Glitscher Mirco, Himmelsbach Kiyoshi, Woytinek Kathrin, Schollmeier Anja, Johne Reimar, Praefcke Gerrit J K, Hildt Eberhard
Department Virology; Paul-Ehrlich-Institut; D-63225 Langen, Germany.
Department Biological Safety; German Federal Institute for Risk Assessment; Berlin, D-10589 Berlin,; Germany.
J Virol. 2021 Mar 10;95(7). doi: 10.1128/JVI.01564-20. Epub 2021 Jan 20.

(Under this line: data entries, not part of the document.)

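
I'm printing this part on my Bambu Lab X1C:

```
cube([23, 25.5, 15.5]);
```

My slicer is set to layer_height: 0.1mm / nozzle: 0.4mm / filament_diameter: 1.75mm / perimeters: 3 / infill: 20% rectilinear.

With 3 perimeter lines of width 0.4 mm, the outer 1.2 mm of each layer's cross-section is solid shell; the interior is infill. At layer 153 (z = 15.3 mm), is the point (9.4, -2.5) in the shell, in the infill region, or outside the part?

outside

At z = 15.3 mm: the 23×25.5 cube contributes its full rectangle. Overall, the cross-section is a single solid region. The nearest boundary edge runs (0.00, 0.00)→(23.00, 0.00); distance from the point to it = 2.50 mm. The point is not inside any of the regions above, so it lies outside the cross-section (2.50 mm from the nearest boundary).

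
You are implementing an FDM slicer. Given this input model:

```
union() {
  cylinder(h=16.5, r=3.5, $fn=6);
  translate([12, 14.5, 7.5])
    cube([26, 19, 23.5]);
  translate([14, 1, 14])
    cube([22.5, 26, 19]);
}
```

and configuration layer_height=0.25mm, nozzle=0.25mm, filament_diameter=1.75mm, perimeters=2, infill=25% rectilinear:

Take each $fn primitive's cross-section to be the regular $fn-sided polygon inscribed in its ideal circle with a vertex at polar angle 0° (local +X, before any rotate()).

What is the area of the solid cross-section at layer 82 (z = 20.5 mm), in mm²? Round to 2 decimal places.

797.75 mm²

At z = 20.5 mm: the cylinder is absent (z outside [0, 16.5]); the cube at (12, 14.5) (footprint 26×19) is included at this height (area 494.00 mm²); the cube at (14, 1) (footprint 22.5×26) is included at this height (area 585.00 mm²); Taking the union: the regions partially overlap — summed areas 1079.00 mm² minus the doubly-counted overlap 281.25 mm² gives 797.75 mm² — area = 797.75 mm². Overall, the cross-section is a single solid region. Net area = 797.75 mm².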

This study aims to gain deeper insight into HEV-induced innate immunity by characterizing the crosstalk between the virus and the host factor guanylate-binding protein 1 (GBP1). We observe that the amount of GBP1 is elevated upon infection, although number of transcripts is decreased, which is explained by a prolonged protein half-life. Modulation of GBP1 levels via overexpression significantly inhibits the viral life cycle. Use of various GBP-1 mutants revealed that the antiviral effect of GBP-1 on HEV is independent from the GTPase-activity, but depends on the capacity of GBP-1 to form GBP1 homodimers. This connects GBP-1 to the autophagosomal pathway. Indeed, dimerization competent GBP1 targets the viral capsid protein to the lysosomal compartment leading to inactivation of the viral particle. Most importantly, silencing of GBP1 abolishes the antiviral effect of IFNγ on HEV. In IFNγ treated cells the virus is targeted to lysosomal structures and destroyed therein. This process depends in part on GBP1. These observations about the relevance of GBP1 for type II interferon-mediated innate immunity against HEV could be a base for tailoring novel antivirals and improvement of disease management. Although HEV represents a worldwide public health problem with 20 million infections and 44.000 death cases per year, there are still no specific antivirals available and many aspects of the viral life cycle are not well understood. Here we identify the guanylate binding protein 1 (GBP1) as a restriction factor affecting life cycle of HEV. Surprisingly, the antiviral effect of GBP1 does not depend on its GTPase function, but on its capacity to homodimerize. We revealed that GBP1 exerts its antiviral activity by targeting HEV to the lysosomal compartment where the virus is inactivated. Most importantly, we observed that the antiviral effect of interferon-γ on HEV strongly depends on GBP1. Our observation that GBP1 impairs HEV and is crucial for the antiviral effect of interferons on HEV extends understanding of host defense-mechanisms. As the interferon-system represents a universal defense-mechanism, our study could help to design novel antivirals targeting.
本研究旨在通过表征病毒与宿主因子鸟苷酸结合蛋白1(GBP1)之间的相互作用,更深入地了解戊型肝炎病毒(HEV)诱导的固有免疫。我们观察到,感染后GBP1的量增加,尽管转录本数量减少,这可通过延长的蛋白质半衰期来解释。通过过表达调节GBP1水平可显著抑制病毒生命周期。使用各种GBP-1突变体表明,GBP-1对HEV的抗病毒作用独立于GTPase活性,但取决于GBP-1形成GBP1同二聚体的能力。这将GBP-1与自噬体途径联系起来。实际上,具有二聚化能力的GBP1将病毒衣壳蛋白靶向溶酶体区室,导致病毒颗粒失活。最重要的是,沉默GBP1可消除IFNγ对HEV的抗病毒作用。在IFNγ处理的细胞中,病毒被靶向溶酶体结构并在其中被破坏。这个过程部分依赖于GBP1。这些关于GBP1对II型干扰素介导的针对HEV的固有免疫的相关性的观察结果,可能成为定制新型抗病毒药物和改善疾病管理的基础。尽管HEV是一个全球性的公共卫生问题,每年有2000万例感染和44000例死亡病例,但仍然没有可用的特异性抗病毒药物,并且病毒生命周期的许多方面尚未得到很好的理解。在这里,我们确定鸟苷酸结合蛋白1(GBP1)是一种影响HEV生命周期的限制因子。令人惊讶的是,GBP1的抗病毒作用不依赖于其GTPase功能,而是依赖于其同二聚化的能力。我们发现GBP1通过将HEV靶向溶酶体区室发挥其抗病毒活性,在该区域病毒被灭活。最重要的是,我们观察到干扰素-γ对HEV的抗病毒作用强烈依赖于GBP1。我们观察到GBP1损害HEV并且对干扰素对HEV的抗病毒作用至关重要,这扩展了对宿主防御机制的理解。由于干扰素系统代表一种普遍的防御机制,我们的研究可能有助于设计新型靶向抗病毒药物。